The post, uploaded to fringe site “Watts Up With That” earlier this week, suggested the nation’s record-breaking run of hot weather wasn’t evidence of climate change because on several days in Sydney 222 years ago it was also hot.

Kelly cites the temperature records of First Fleet settler Watkin Tench to claim that because of a run of stinkers in 1790, there was no urgency to respond to the most recent national heatwave that has generated worldwide headlines and prompted a Climate Commission report making the link to global warming clear.

“I wonder if any of these people actually knew that Sydney’s so-called ‘record hot day’ on Tuesday 8th Jan this year, that had them screaming ‘Global Warming’, was actually COOLER than the weather experienced by the convicts of the First Fleet in Sydney way back in the summer of 1790/91?,” Kelly wrote.

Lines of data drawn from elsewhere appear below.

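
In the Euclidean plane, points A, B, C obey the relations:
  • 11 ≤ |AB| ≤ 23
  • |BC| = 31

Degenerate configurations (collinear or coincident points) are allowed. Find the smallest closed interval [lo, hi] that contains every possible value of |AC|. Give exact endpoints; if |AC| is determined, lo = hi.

|AB| ∈ [11, 23]
|BC| ∈ {31}
|AC| ∈ [8, 54]

|AC| ∈ [8, 54]  (≈ [8.0000, 54.0000])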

And “the extreme heat wasn’t restricted to the 27th Dec 1790…the following day the temperature again surpassed the old 100 Fahrenheit mark, hitting 40.3C (104.5 F) at 12.30pm. And later that same summer, in February 1791, the temperature in Sydney was recorded at 42.2 C (108 F).”

Kelly quotes Tench’s report that the colonial hot air “felt like the blast of a heated oven”.

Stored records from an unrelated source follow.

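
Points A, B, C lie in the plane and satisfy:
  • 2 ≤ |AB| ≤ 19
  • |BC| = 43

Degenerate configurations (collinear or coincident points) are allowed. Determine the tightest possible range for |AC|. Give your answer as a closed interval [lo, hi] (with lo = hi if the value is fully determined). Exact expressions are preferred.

|AB| ∈ [2, 19]
|BC| ∈ {43}
|AC| ∈ [24, 62]

|AC| ∈ [24, 62]  (≈ [24.0000, 62.0000])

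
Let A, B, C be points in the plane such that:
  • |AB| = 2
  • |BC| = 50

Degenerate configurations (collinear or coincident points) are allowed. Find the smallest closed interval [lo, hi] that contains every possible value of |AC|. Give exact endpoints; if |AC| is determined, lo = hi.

|AC| ∈ [48, 52]  (≈ [48.0000, 52.0000])

|AB| ∈ {2}
|BC| ∈ {50}
|AC| ∈ [48, 52]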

The southern Sydney backbencher defended his musings this morning, telling Crikey the measurements from “the Observatory under the pilings of the Sydney Harbour Bridge were the best standard of the day”.

“Two thermometers were given to them by the British authorities and they stopped in Rio and Cape Town on the way to Australia … both locations calibrated the instruments. There’s a good argument to say they’re fairly accurate,” Kelly said.

“You’ve also got the commentary on the numbers of dead bats and birds,” he added. “It’s important to remember the temperatures our ancestors and convicts went through 220 years ago were without the benefit of the modern marvel of airconditioning.”

Asked whether humans caused climate change, Kelly agreed that there had been a “small warming trend between 1970 and 1998” but the world was also warming in the 1930s.

Kelly — who told federal Parliament in 2011 that drinking chardonnay was one answer to global warming — said more analysis was required to gauge whether the issue was an urgent one.

“The question is how much warming has actually occurred, the second question is ‘is it dangerous?’ and the third question what can be done about it and whether that will have any effect.”

Last year, Opposition Leader Tony Abbott warned coalition MPs against “freelancing” on areas outside their portfolios that clash with the opposition’s official policy line. Party discipline will become all the more important as this year’s election campaign gathers pace.

Despite the Coalition’s bipartisan commitment to reducing carbon emissions by 5% by 2020 and a Renewable Energy Target of 20% by 2020, some Coalition caucus members struggle to accept that human-induced climate change may be real.

While climate scientists are reluctant to apportion blame for individual weather events directly to global warming, they are almost united on the core assumption that anthropogenic activity has increased the odds of such events occurring.

In its heatwave report, the Climate Commission said “climate change has contributed to making these extreme heat conditions and bushfires worse”.

Chief Climate Commissioner Tim Flannery — who edited and introduced a reissue of Tench’s writings (1788) — told Crikey the report did not cite Sydney’s temperature at all.

“The record heat was recorded elsewhere. The national average temperature was also record breaking,” Flannery said. “Sadly the planet continues to warm. Myself and all the climate scientists I know wish it were otherwise.”

A spokesperson for acting Climate Change Minister, Senator Chris Evans, said the Member for Hughes is entitled to take his advice on climate change from a 220-year-old weather report.

“But the Gillard government prefers to listen to the advice of reputable scientific organisations such as the CSIRO and the Bureau of Meteorology, both of which are operating in 2013, not 1790.”

Controversy has continued to dog Kelly, who was elected to Hughes in 2010. Last September, Crikey revealed a tranche of New Zealand court documents showing he signed his name as a “director” of his collapsed family flat-pack furniture import business. Under Australian law, de facto or “shadow” directors are liable for claims by creditors, that in the case of the Kellys’ firm stretched to over $4 million.